Lancée en juin dernier par le président de la République, la réforme du prélèvement à la source pose de nombreuses questions pratiques pour les contribuables. Le ministre des Finances, Michel Sapin, et le secrétaire d’Etat au Budget, Christian Eckert, ont présenté mercredi matin les grandes lignes de la réforme, qui sera présentée en Conseil des ministres en juin et mise en œuvre en 2018. Voici les premiers détails :
Qui sera concerné ?
La réforme s’applique aux salariés, comme aux retraités et aux indépendants pour le paiement de l’impôt sur le revenu. Les salaires, les revenus de remplacement (retraite, chômage, maternité, etc.) et les revenus fonciers seront concernés. Les revenus des capitaux mobiliers et les plus values immobilières ne rentrent pas dans ce champ car ils sont déjà prélevés à la source.
Comment sera prélevé l’impôt ?
Pour les salariés, le revenu sera prélevé par les employeurs. L’impôt versé apparaîtra sur la fiche de paie comme c’est le cas aujourd’hui pour les cotisations sociales. De même, le prélèvement se fera auprès des caisses de retraite pour les retraités. La principale différence par rapport au prélèvement mensuel actuel est que les versements seront contemporains des revenus et qu’il y aura douze versements au lieu de dix.

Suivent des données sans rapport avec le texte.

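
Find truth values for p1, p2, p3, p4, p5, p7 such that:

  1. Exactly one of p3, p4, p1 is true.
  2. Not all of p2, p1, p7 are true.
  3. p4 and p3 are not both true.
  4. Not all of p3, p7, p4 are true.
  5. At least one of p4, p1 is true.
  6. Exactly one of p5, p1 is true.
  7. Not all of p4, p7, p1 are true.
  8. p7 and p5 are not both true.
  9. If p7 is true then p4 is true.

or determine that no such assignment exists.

p1=T; p2=T; p3=F; p4=F; p5=F; p7=F

  (1) {p3, p4, p1}: 1 true — exactly one ✓
  (2) {p2, p1, p7}: 2/3 true — not all ✓
  (3) p4=F, p3=F — not both ✓
  (4) {p3, p7, p4}: 0/3 true — not all ✓
  (5) {p4, p1}: 1 true — at least one ✓
  (6) {p5, p1}: 1 true — exactly one ✓
  (7) {p4, p7, p1}: 1/3 true — not all ✓
  (8) p7=F, p5=F — not both ✓
  (9) p7=F ⇒ p4: vacuous ✓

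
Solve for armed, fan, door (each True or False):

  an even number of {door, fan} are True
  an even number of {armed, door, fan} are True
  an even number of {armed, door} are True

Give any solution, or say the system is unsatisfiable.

armed=F, fan=F, door=F

{door, fan}: 0 true → even ✓
{armed, door, fan}: 0 true → even ✓
{armed, door}: 0 true → even ✓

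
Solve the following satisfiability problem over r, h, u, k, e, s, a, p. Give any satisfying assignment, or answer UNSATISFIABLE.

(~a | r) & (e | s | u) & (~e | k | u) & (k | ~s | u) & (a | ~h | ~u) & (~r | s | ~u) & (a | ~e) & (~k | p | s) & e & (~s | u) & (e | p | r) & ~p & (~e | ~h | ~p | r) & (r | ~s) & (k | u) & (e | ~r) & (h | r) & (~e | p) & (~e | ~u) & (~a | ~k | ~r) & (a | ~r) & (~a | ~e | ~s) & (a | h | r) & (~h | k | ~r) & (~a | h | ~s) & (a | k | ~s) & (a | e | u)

Unsatisfiable — no assignment works.

Case p = True:
  Clause (~p) is falsified — contradiction.
Case p = False:
  (e) forces e = True.
  Clause (~e | p) is falsified — contradiction.
Both cases fail, so the formula is unsatisfiable.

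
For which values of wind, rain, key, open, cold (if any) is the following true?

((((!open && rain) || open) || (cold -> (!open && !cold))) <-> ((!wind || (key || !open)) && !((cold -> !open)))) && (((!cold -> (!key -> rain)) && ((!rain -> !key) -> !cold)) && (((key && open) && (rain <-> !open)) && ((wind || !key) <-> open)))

wind: True, rain: False, key: True, open: True, cold: True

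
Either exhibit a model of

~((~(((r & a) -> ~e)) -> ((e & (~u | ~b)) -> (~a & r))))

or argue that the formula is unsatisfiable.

a: True; r: True; b: False; u: True; e: True

  ~((~(((r & a) -> ~e)) -> ((e & (~u | ~b)) -> (~a & r)))) = True
    ~(((r & a) -> ~e)) -> ((e & (~u | ~b)) -> (~a & r)) = False
      ~(((r & a) -> ~e)) = True
        (r & a) -> ~e = False
          r & a = True
          ~e = False
      (e & (~u | ~b)) -> (~a & r) = False
        e & (~u | ~b) = True
          ~u | ~b = True
            ~u = False
            ~b = True
        ~a & r = False
          ~a = False
The formula evaluates to True.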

Les indépendants verseront un acompte mensuel ou trimestriel, calculé en fonction de leurs revenus des mois précédents, et ajusté ensuite selon leurs revenus effectifs. S’ils anticipent une forte baisse de leurs revenus, ils pourront signaler leur situation à l’administration fiscale. Cette possibilité répond par exemple aux besoins des artisans qui perdent un gros clients, ou des agriculteurs soumis aux aléas climatiques. Les revenus fonciers se verront appliquer le même système d’acompte.
Comment sera fixé le taux ?
L’administration fiscale transmettra au contribuable et à l’employeur un taux de prélèvement au deuxième semestre 2017. Ce taux sera actualisé en septembre 2018, suite à la déclaration d’impôts remplie au printemps 2018. Il faudra donc continuer de déclarer les revenus chaque année. Quand les revenus varieront, l’impôt sera ajusté automatiquement. En cas de changement de situation ou de naissance d’un enfant, le contribuable pourra demander une mise à jour en cours d’année.
Les couples pourront également choisir la répartition de leur impôt : s’ils ont un écart de revenu important, ils pourront demander à avoir un taux différencié. « Il n’est pas question de modifier le quotient, qu’il s’agisse de familialisation ou de conjugalisation. L’impôt continuera à être calculé au niveau du foyer fiscal », a rappelé Michel Sapin.
Qu’en est-il des crédits d’impôts ?
Tous les crédits d’impôts dont la dépense a été engagée en 2017 seront conservés. Il reste à savoir si les dépenses engagées en 2018 pourront donner lieu à une déduction d’impôts dès cette année-là, ou bien en 2019. Mais cette question n’est pas encore tranchée. Il pourrait y avoir un traitement différencié pour les crédits d’impôts récurrents comme la garde d’enfants, et ceux qui sont ponctuels tels que les travaux de rénovation énergétique.
Quel sera l’impact sur les finances de l’État ?
« Pour le budget de l’Etat, il n’y aura ni année blanche, ni année double », a déclaré Christian Eckert. En revanche, les recettes de l’impôt sur le revenu deviendront moins prévisibles dans l’établissement chaque année du budget de l’Etat, puisqu’elles ne seront plus calculée en année n+1 comme c’est le cas aujourd’hui.
Pour éviter des difficultés de recouvrement de l’impôt lorsqu’une entreprise fait faillite, l’Etat sera considéré comme un créancier privilégié au tribunal de commerce comme c’est déjà le cas aujourd’hui pour les cotisations sociales.
Quelles conséquences pour les entreprises ?
L’impôt sera prélevé par les entreprises mais l’administration fiscale restera l’interlocuteur du contribuable. C’est elle qui calculera le taux et qui le communiquera à l’employeur. A Bercy, on réfléchit à tester le prélèvement à la source chez un panel d’entreprises avant l’entrée en vigueur de la réforme.
Les ministres ont voulu rassurer sur la confidentialité des données transmises à l’employeur. « 90 % des contribuables ont un taux d’imposition compris entre 0 et 10 %. Un même taux peut recouvrir des situations très différentes », défend Christian Eckert.
Quel est le calendrier ?
Le ministère des Finances va maintenant mener des consultations avec les partenaires sociaux. La réforme sera présentée en Conseil des ministres en juin puis débattue au Parlement en juillet. A l’été 2017, les contribuables recevront le taux de prélèvement à la source et pourront alors opter pour un taux individualisé. Au 1er janvier 2018, l’impôt sera directement prélevé sur la fiche de paie.